Re: Counter Mode Security: Attacks, Storage & a Proposal

[Paul Koning <pkoning@equallogic.com>]

>>>>> "Theodore" == Theodore Ts'o <tytso@mit.edu> writes:

 Theodore> On Thu, Nov 21, 2002 at 08:18:58PM -0500, Paul Koning
 Theodore> wrote:
 >> I continue to prefer a design where the transform strength is
 >> equal to the cipher strength unconditionally, because that's (as
 >> far as I know) the normal design rule.

 Theodore> The problem I have with this imputed design rule is that it
 Theodore> appears to completely ignore the storage requirements of
 Theodore> attacks, and that doesn't seem right.  For example, if you
 Theodore> create a lookup table that enumerates the encryption of a
 Theodore> known plaintext for every single possible key, you can
 Theodore> carry out the attack in O(1) time.  This ignores the cost
 Theodore> of the storage, and the time it takes to create the table
 Theodore> in the first place, but if you posit the existence of this
 Theodore> table, the strength of any cipher (by what I believe is a
 Theodore> very flawed definition) is 0 bits.

But I never said to ignore the cost of storage.  What I meant (perhaps
I didn't say this explicitly) is that, given an attack requiring O(x)
storage and O(y) time, I judge the cipher strength to be O(max(x,y)).

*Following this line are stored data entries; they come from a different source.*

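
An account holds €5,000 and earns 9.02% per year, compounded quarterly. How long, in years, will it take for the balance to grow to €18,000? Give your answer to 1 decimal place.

14.4 years

(1 + 0.02255)^(4t) = 18,000/5,000 = 3.6.
4t·ln(1 + 0.02255) = ln(3.6); 4t = 1.2809/0.0222995 ≈ 57.4422.
t ≈ 14.3606 years.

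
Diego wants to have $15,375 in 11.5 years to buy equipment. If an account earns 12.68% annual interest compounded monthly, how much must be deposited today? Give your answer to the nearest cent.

Growth factor = (1 + 0.1268/12)^138 ≈ 4.2654585437.
P = 15,375/4.2654585437 ≈ 3,604.5363.

$3,604.54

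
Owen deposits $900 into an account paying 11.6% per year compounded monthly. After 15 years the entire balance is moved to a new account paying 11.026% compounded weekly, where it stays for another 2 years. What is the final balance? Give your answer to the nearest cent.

$6,338.04

After 15 years at 11.6%: 900 × 5.649933685 ≈ 5,084.9403.
Then 2 years at 11.026%: 5,084.9403 × 1.246433828 ≈ 6,338.0416.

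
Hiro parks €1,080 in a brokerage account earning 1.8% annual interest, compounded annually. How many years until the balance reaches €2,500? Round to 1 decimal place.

47.0 years

We need (1 + 0.018)^t = 2.3148, so t = ln 2.3148 / ln 1.018 ≈ 47.0478.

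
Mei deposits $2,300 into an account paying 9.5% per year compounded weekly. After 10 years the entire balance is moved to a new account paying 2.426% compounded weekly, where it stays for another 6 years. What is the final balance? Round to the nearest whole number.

Phase 1: 2,300·(1 + 0.095/52)^520 ≈ 5,941.9799.
Phase 2: 5,941.9799·(1 + 0.02426/52)^312 ≈ 6,872.7784.

$6,873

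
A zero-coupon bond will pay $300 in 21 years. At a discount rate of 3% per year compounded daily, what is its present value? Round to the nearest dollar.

$160

Periodic rate = 3%/365 = 0.0000821918; 7665 periods.
P = 300/(1 + 0.03/365)^7665 ≈ 300/1.87756197 ≈ 159.7817.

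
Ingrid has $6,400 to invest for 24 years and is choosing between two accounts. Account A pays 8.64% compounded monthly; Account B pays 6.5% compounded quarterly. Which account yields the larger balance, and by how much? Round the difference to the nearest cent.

Account A, by $20,448.08

A: (1 + 0.0072)^288 ≈ 7.8945344591, so 6,400 × 7.8945344591 ≈ 50,525.0205.
B: (1 + 0.01625)^96 ≈ 4.6995213376, so 6,400 × 4.6995213376 ≈ 30,076.9366.
Difference ≈ 20,448.0840 in favor of A.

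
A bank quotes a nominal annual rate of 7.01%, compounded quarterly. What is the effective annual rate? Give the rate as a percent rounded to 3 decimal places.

One year is 4 periods at 0.017525 each: (1 + 0.017525)^4 ≈ 1.071964.
EAR = 1.071964 − 1 ≈ 7.19644%.

7.196%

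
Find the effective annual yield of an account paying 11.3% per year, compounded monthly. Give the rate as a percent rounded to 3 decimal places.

EAR = (1 + 11.3%/12)^12 − 1 = (1 + 0.00941667)^12 − 1.
(1 + 0.00941667)^12 ≈ 1.11904, so EAR ≈ 11.90401%.

11.904%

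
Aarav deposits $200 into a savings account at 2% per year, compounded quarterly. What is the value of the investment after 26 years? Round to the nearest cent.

$335.97

Periodic rate = 2%/4 = 0.005; periods = 4·26 = 104.
A = 200·(1 + 0.005)^104 ≈ 200·1.67984969 ≈ 335.9699.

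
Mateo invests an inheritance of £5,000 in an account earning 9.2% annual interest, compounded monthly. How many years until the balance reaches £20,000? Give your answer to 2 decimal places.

15.13 years

(1 + 0.00766667)^(12t) = 20,000/5,000 = 4.
12t·ln(1 + 0.00766667) = ln(4); 12t = 1.3863/0.00763743 ≈ 181.5133.
t ≈ 15.1261 years.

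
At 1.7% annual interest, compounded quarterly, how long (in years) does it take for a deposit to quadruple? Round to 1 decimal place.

(1 + 0.00425)^(4t) = 4.
4t = ln 4 / ln(1 + 0.00425) ≈ 1.3863/0.00424099 ≈ 326.8796.
t ≈ 81.7199.

81.7 years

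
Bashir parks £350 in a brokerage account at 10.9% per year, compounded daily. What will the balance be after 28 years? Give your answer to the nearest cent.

Growth factor = (1 + 0.109/365)^10220 ≈ 21.14797976.
A ≈ 350 × 21.14797976 ≈ 7,401.7929.

£7,401.79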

 Theodore> This is why I don't believe that claim that the fact that
 Theodore> there exists an attack which takes O(2**85) time but
 Theodore> requires O(2**85) storage means that the cipher is only 85
 Theodore> bits strong.  That just doesn't seem to be an appropriate
 Theodore> way of judging the strength of a cipher.

The alternative is to apply a scale factor to storage cost different
from computation cost.  But the problem with doing this is that the
process for arriving at such a scale factor involves a lot of
guessword, especially when you're trying to secure data for 30 years.
(We are, right?  Clearly we should be.)

 Theodore> (As another example, triple DES is succeptible to attacks
 Theodore> that require O(2**56) in time and O(2**56) in space.  Does
 Theodore> this mean that if both can be attacked in O(2**56) time,
 Theodore> completely ignoring the storage requirements, both ciphers
 Theodore> are identically strong with 56 bits of strength?  I don't
 Theodore> think so.)

No, it's double DES that is subject to that attack ("meet in the
middle") which is precisely why double DES is never used.  

(Note that the incremental cost in SA state of 3DES -- in the form
used in IPsec -- compared to 2DES is essentially the same as the
incremental cost of the 64-bit random seed as proposed by David
McGrew.)

	 paul